Estimating Common Odds Ratio with Missing Data
Smith, Paul J.
MetadataShow full item record
We derive estimates of expected cell counts for $I\times J\times K$ contingency tables where the stratum variable $C$ is always observed but the column variable $B$ and row variable $A$ might be missing. In particular, we investigate cases where only row variable $A$ might be missing, either randomly or informatively. For $2\times 2\times K$ tables, we use Taylor expansion to study the biases and variances of the Mantel-Haenszel estimator and modified Mantel-Haenszel estimators of the common odds ratio using one pair of pseudotables for data without missing values and for data with missing values, based either on the completely observed subsample or on estimated cell means when both stratum and column variables are always observed. We examine both large table and sparse table asymptotics. \\ Analytic studies and simulation results show that the Mantel-Haenszel estimators overestimate the common odds ratio but adding one pair of pseudotables reduces bias and variance. Mantel-Haenszel estimators with jackknifing also reduces the biases and variances.

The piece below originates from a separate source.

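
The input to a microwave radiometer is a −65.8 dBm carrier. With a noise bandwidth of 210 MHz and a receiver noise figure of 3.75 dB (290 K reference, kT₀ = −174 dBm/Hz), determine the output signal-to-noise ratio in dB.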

Estimates using only the complete subsample seem to have larger bias than those based on full data, but when the total number of observations gets large, the bias is reduced. Estimators based on estimated cell means seem to have larger biases and variances than those based only on complete subsample with randomly missing data. With informative missingness, estimators based on the estimated cell means do not converge to the correct common odds ratio under sparse asymptotics, and converge slowly for the large table asymptotics. The Mantel-Haenszel estimators based on incorrectly estimated cell means when the variable $A$ is informatively missing behave similarly to those based on the only complete subsamples. The asymptotic variance formula of the ratio estimators had smaller biases and variances than those based on jackknifing or bootstrapping. Bootstrapping may produce zero divisors and unstable estimates, but adding one pair of pseudotables eliminates these problems and reduces the variability.